E' arrivata la risposta dei giornalisti e della magistratura a Gianluigi Buffon. Ieri il portiere della nazionale italiana aveva utilizzato parole di fuoco per criticare le due categorie. Aveva definito "vergognose" le fughe di notizie dalle Procure, come anche l'utilizzo che ne fa la stampa per emettere sentenze non prima dei verdetti, ma chiaramente anche prima che si siano chiuse le indagini preliminari, e quindi anche dell'invio di un avviso di garanzia. Dal Maggio 2011 la procura di Torino sta indagando su Buffon, e su un ipotetico giro di scommesse. Tutto è partito dalla guardia di finanza che ha segnalato ingenti movimenti di denaro dal conto di Buffon a quello di Alfieri Massimo, un tabaccaio di Parma che gestisce nella sua attività anche un punto scommesse.

Dal gennaio al settembre 2010, Buffon ha consegnato 14 assegni ad Alfieri, per cifre comprese tra 50mila e 200mila euro, arrivando alla cifra finale di 1.585.000. La teoria della guardia di finanza è quella appunto che Buffon abbia consegnato questo denaro ad Alfieri per effettuare scommesse sportive in sua vece. L'ipotesi in questo momento è totalmente indiziaria, perché non c'è nessuna prova che questi soldi siano stati impiegati per effettuare delle giocate. Questi fatti sono emersi in una nota riservata della procura di Torino che informava di queste circostanze quella di Cremona per capire se ci fossero gli elementi per collegare Buffon alle scommesse.

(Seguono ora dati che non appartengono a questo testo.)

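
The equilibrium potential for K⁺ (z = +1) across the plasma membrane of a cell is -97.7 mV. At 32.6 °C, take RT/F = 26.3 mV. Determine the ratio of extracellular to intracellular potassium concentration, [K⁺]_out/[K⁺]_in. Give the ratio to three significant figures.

0.0244

ln([out]/[in]) = E·z/(26.3) = -97.7 × 1 / 26.3 = -3.7148
[out]/[in] = e^(-3.7148) = 0.02436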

'Nota riservata' che, come accade sempre in questo paese, è finita immediatamente nelle mani dei giornalisti. Informazioni parziali, in fase di indagine preliminare, che in questo momento sporcano solo l'immagine del portiere della nazionale, ma soprattutto che compromettono le indagini stessa che invece andrebbero condotte nella totale segretezza. Dall'informativa per così dire 'intercettata', c'è anche una frase dell'avvocato di Buffon, Marco Valerio Corini chiamato, non è chiaro in quale sede, verosimilmente dalla Guardia di Finanza, che non ha voluto spiegare i dettagli di questi spostamenti di denaro, anche per tutelare la privacy del suo cliente:

"Lo stesso avvocato si è limitato a descrivere il beneficiario degli assegni come persona di assoluta fiducia, spiegando che i trasferimenti di liquidità sono volti a tutelare parte del patrimonio personale di Buffon. L'avvocato ha, inoltre, accennato ad una società fiduciaria ed all'acquisto di immobili a Parma, senza specificare l'esistenza o meno di scritture private o atti di compravendita donazione. L'istituto di credito segnalante ipotizza che le liquidità possano essere oggetto di scommesse vietate".